Black Corpus

  • Project:Black Corpus
  • Year: 2018... ongoing
  • Team: Ayodamola Tanimowo Okunseinde, Nikita R Huggins, Nicole Lloyd
  • Role:

    Concept, Design, Technology

Black Corpus is a research laboratory that seeks to address bias in machine learning systems while creating tools and artworks that make machine learning environments more accessible. Focused on Black and African Diasporic language, text, vernacular, and writing, the collective not only produces and analyzes alternative machine learning datasets but also creates related artworks that are meaningful and expressive. Some of the methodology implemented include identifying unique modes of communication internal to Black and African Diasporic communities, analysis of language structures and syntax, the use of machine learning tools to attempt to pull meaning from text, and the creation of digital and physically-based artworks that promote diversity in the machine learning field.

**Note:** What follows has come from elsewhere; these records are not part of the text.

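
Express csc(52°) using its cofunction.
csc(52°) = sec(90° - 52°) = sec(38°)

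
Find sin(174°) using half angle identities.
sin(174°) = √((1 - cos 348°)/2) = 0.1045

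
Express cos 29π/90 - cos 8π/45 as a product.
cos 29π/90 - cos 8π/45 = -2 sin(π/4) sin(13π/180)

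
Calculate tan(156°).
tan(156°) = -0.4452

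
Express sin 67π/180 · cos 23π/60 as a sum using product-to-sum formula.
sin 67π/180 cos 23π/60 = (1/2)[sin(67π/180+23π/60) + sin(67π/180-23π/60)]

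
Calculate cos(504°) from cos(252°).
cos(504°) = cos²252° - sin²252° = -0.809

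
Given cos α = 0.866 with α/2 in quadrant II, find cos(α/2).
cos(α/2) = ±√((1 + cos α)/2); negative since α/2 ∈ QII, so cos(α/2) = -0.9659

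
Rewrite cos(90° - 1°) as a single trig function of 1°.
cos(90° - 1°) = sin(1°)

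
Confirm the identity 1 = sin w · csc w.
RHS = sin w · (1/sin w) = 1 = LHS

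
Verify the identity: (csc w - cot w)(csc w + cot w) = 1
LHS = csc²w - cot²w = (1 + cot²w) - cot²w = 1 = RHS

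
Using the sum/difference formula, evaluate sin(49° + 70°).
sin(49° + 70°) = sin 49° cos 70° + cos 49° sin 70° = 0.8746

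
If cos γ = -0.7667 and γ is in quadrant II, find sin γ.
sin γ = 0.642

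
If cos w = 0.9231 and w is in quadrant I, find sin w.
sin w = 0.3846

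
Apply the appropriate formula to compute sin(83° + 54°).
sin(83° + 54°) = sin 83° cos 54° + cos 83° sin 54° = 0.682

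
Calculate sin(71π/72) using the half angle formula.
sin(71π/72) = √((1 - cos 71π/36)/2) = 0.04362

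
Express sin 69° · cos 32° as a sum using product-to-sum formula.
sin 69° cos 32° = (1/2)[sin(69°+32°) + sin(69°-32°)]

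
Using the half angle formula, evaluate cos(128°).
cos(128°) = -√((1 + cos 256°)/2) = -0.6157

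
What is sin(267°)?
sin(267°) = -0.9986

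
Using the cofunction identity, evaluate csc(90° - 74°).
csc(90° - 74°) = sec(74°) = 3.628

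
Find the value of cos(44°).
cos(44°) = 0.7193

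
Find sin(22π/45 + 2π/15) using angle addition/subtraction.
sin(22π/45 + 2π/15) = sin 22π/45 cos 2π/15 + cos 22π/45 sin 2π/15 = 0.9272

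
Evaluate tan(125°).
tan(125°) = -1.428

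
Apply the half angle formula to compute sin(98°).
sin(98°) = √((1 - cos 196°)/2) = 0.9903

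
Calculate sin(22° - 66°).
sin(22° - 66°) = sin 22° cos 66° - cos 22° sin 66° = -0.6947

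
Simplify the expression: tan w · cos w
tan w · cos w = sin w (using Quotient identity)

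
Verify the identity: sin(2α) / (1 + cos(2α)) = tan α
LHS = 2 sin α cos α / (2cos²α) = sin α/cos α = tan α = RHS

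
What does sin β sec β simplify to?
sin β sec β = tan β (using Reciprocal + quotient)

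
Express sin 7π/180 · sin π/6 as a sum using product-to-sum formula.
sin 7π/180 sin π/6 = (1/2)[cos(7π/180-π/6) - cos(7π/180+π/6)]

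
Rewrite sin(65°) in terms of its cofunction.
sin(65°) = cos(90° - 65°) = cos(25°)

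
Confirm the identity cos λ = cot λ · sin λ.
RHS = (cos λ/sin λ) · sin λ = cos λ = LHS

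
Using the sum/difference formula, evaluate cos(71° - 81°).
cos(71° - 81°) = cos 71° cos 81° + sin 71° sin 81° = 0.9848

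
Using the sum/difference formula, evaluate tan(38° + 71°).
tan(38° + 71°) = (tan 38° + tan 71°)/(1 - tan 38° tan 71°) = -2.904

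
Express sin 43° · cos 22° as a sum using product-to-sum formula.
sin 43° cos 22° = (1/2)[sin(43°+22°) + sin(43°-22°)]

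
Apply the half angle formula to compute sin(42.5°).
sin(42.5°) = √((1 - cos 85°)/2) = 0.6756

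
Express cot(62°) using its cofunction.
cot(62°) = tan(90° - 62°) = tan(28°)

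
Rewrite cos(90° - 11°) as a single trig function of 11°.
cos(90° - 11°) = sin(11°)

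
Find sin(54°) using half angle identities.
sin(54°) = √((1 - cos 108°)/2) = 0.809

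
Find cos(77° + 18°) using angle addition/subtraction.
cos(77° + 18°) = cos 77° cos 18° - sin 77° sin 18° = -0.08716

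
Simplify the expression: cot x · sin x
cot x · sin x = cos x (using Quotient identity)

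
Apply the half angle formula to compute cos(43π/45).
cos(43π/45) = -√((1 + cos 86π/45)/2) = -0.9903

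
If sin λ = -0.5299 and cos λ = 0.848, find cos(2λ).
cos(2λ) = cos²λ - sin²λ = 0.4383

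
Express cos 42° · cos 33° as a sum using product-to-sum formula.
cos 42° cos 33° = (1/2)[cos(42°-33°) + cos(42°+33°)]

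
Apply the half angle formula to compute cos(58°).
cos(58°) = √((1 + cos 116°)/2) = 0.5299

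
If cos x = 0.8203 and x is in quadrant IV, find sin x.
sin x = -0.5719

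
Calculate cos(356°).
cos(356°) = 0.9976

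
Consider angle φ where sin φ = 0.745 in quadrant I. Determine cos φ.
cos φ = √(1 - sin²φ) = 0.6671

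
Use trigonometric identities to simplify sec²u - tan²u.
sec²u - tan²u = 1 (using Pythagorean identity)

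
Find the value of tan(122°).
tan(122°) = -1.6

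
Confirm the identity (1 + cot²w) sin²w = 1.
LHS = csc²w · sin²w = (1/sin²w) · sin²w = 1 = RHS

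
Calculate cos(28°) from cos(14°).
cos(28°) = cos²14° - sin²14° = 0.8829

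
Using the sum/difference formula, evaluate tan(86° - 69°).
tan(86° - 69°) = (tan 86° - tan 69°)/(1 + tan 86° tan 69°) = 0.3057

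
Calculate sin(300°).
sin(300°) = -√3/2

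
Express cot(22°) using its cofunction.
cot(22°) = tan(90° - 22°) = tan(68°)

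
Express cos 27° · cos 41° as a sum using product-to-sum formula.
cos 27° cos 41° = (1/2)[cos(27°-41°) + cos(27°+41°)]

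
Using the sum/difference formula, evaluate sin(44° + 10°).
sin(44° + 10°) = sin 44° cos 10° + cos 44° sin 10° = 0.809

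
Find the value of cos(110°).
cos(110°) = -0.342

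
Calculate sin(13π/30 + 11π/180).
sin(13π/30 + 11π/180) = sin 13π/30 cos 11π/180 + cos 13π/30 sin 11π/180 = 0.9998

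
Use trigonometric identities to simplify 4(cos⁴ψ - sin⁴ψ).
4(cos⁴ψ - sin⁴ψ) = 4(cos(2ψ)) (using Factoring + double angle)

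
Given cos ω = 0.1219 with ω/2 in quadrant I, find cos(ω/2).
cos(ω/2) = ±√((1 + cos ω)/2); positive since ω/2 ∈ QI, so cos(ω/2) = 0.749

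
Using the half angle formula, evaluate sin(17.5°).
sin(17.5°) = √((1 - cos 35°)/2) = 0.3007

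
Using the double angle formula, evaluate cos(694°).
cos(694°) = cos²347° - sin²347° = 0.8988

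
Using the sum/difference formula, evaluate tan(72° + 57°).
tan(72° + 57°) = (tan 72° + tan 57°)/(1 - tan 72° tan 57°) = -1.235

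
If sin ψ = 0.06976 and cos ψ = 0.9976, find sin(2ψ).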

The collective aims also to teach machine learning tools and methods to underrepresented communities, develop related art & technology curricula, and archive datasets and assets that may be utilized as research material.

Machine learning (ML) uses statistical techniques to give computers the ability to "learn" from data and thus improve performance on a specific task without being explicitly programmed. Though this field is growing exponentially, there exists a lack of representation of BIPOC groups in the field. This lack of representation in the programming of ML algorithms, collection of datasets, and development of ML-based products are deleterious and diminishes the potential positive social impact, efficacy, and economic impact of the field. This lack of diversity additionally has the potential to manifest itself in products and systems that are biased and dangerous to underrepresented groups by not fully taking these groups into account.